Scrapy enforces time limits in the downloader through DownloadTimeoutMiddleware using the DOWNLOAD_TIMEOUT setting, causing a request to fail when the limit is exceeded so retries and error handling can proceed.

The default DOWNLOAD_TIMEOUT is 180 seconds, so lowering it can increase timeout failures and retries on slow sites while raising it can tie up concurrency on bad connections; mixed-latency targets can use download_timeout overrides per spider or per request instead of a single global value.

Steps to set a download timeout in Scrapy:

  1. Open the Scrapy project settings.py file.
    $ vi simplifiedguide/settings.py
  2. Set DOWNLOAD_TIMEOUT to the preferred value in seconds.
    DOWNLOAD_TIMEOUT = 20

    Default is 180 seconds, so values set too low can trigger false timeouts and excessive retries on slow targets.

  3. Set the download_timeout spider attribute to override the timeout for a single spider.
    import scrapy
     
     
    class ExampleSpider(scrapy.Spider):
        name = "example"
        download_timeout = 30

    Use a spider-level override when one spider consistently targets slower endpoints than the rest of the project.

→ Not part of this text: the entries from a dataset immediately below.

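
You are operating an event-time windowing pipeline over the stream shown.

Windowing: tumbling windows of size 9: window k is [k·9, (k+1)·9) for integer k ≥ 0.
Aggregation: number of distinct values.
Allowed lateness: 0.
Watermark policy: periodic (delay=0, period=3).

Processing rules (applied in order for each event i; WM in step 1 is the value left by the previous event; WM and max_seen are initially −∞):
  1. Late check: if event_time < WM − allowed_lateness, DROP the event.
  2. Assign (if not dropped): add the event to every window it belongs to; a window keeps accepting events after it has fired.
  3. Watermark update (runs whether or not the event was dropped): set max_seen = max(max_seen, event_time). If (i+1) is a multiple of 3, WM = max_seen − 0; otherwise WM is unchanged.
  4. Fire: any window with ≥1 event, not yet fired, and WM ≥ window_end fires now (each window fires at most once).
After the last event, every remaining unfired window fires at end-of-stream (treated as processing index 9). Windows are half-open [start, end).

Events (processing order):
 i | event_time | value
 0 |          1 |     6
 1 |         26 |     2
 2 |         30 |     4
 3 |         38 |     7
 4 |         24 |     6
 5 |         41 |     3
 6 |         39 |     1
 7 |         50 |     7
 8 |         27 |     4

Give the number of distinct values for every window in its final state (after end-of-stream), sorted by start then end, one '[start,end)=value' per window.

i=0 t=1 v=6: → [0,9); WM=−∞
i=1 t=26 v=2: → [18,27); WM=−∞
i=2 t=30 v=4: → [27,36); WM=30; [0,9) fires=1 [18,27) fires=1
i=3 t=38 v=7: → [36,45); WM=30
i=4 t=24 v=6: DROP (t<30-0); WM=30
i=5 t=41 v=3: → [36,45); WM=41; [27,36) fires=1
i=6 t=39 v=1: DROP (t<41-0); WM=41
i=7 t=50 v=7: → [45,54); WM=41
i=8 t=27 v=4: DROP (t<41-0); WM=50; [36,45) fires=2

[0,9)=1 [18,27)=1 [27,36)=1 [36,45)=2 [45,54)=1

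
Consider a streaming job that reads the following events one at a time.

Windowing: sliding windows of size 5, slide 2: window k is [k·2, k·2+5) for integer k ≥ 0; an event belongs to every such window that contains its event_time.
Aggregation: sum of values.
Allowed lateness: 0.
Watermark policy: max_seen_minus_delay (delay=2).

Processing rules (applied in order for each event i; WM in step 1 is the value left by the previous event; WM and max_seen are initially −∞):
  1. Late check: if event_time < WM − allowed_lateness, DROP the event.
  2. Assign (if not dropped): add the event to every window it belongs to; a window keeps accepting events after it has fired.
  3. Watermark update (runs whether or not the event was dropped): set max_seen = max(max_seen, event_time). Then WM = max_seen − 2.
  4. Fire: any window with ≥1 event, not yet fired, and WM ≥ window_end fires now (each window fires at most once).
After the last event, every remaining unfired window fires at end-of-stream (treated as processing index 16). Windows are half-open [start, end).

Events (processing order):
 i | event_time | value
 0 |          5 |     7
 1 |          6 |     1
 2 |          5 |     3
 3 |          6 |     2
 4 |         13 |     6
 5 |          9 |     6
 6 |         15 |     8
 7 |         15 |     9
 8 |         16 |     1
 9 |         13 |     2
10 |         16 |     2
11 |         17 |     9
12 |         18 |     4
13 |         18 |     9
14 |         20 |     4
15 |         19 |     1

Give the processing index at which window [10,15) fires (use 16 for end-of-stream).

11

i=0 t=5 v=7: → [4,9),[2,7); WM=3
i=1 t=6 v=1: → [6,11),[4,9),[2,7); WM=4
i=2 t=5 v=3: → [4,9),[2,7); WM=4
i=3 t=6 v=2: → [6,11),[4,9),[2,7); WM=4
i=4 t=13 v=6: → [12,17),[10,15); WM=11; [2,7) fires=13 [4,9) fires=13 [6,11) fires=3
i=5 t=9 v=6: DROP (t<11-0); WM=11
i=6 t=15 v=8: → [14,19),[12,17); WM=13
i=7 t=15 v=9: → [14,19),[12,17); WM=13
i=8 t=16 v=1: → [16,21),[14,19),[12,17); WM=14
i=9 t=13 v=2: DROP (t<14-0); WM=14
i=10 t=16 v=2: → [16,21),[14,19),[12,17); WM=14
i=11 t=17 v=9: → [16,21),[14,19); WM=15; [10,15) fires=6
i=12 t=18 v=4: → [18,23),[16,21),[14,19); WM=16
i=13 t=18 v=9: → [18,23),[16,21),[14,19); WM=16
i=14 t=20 v=4: → [20,25),[18,23),[16,21); WM=18; [12,17) fires=26
i=15 t=19 v=1: → [18,23),[16,21); WM=18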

  4. Set download_timeout in Request.meta to override the timeout for a single request.
    import scrapy
     
     
    class ExampleSpider(scrapy.Spider):
        name = "example"
     
        def start_requests(self):
            url = "https://example.net/"
            yield scrapy.Request(url, meta={"download_timeout": 10})
  5. Confirm the global timeout value loaded by Scrapy settings.
    $ scrapy settings --get DOWNLOAD_TIMEOUT
    20

    Per-spider and per-request download_timeout overrides apply at runtime and do not change the global settings value shown here.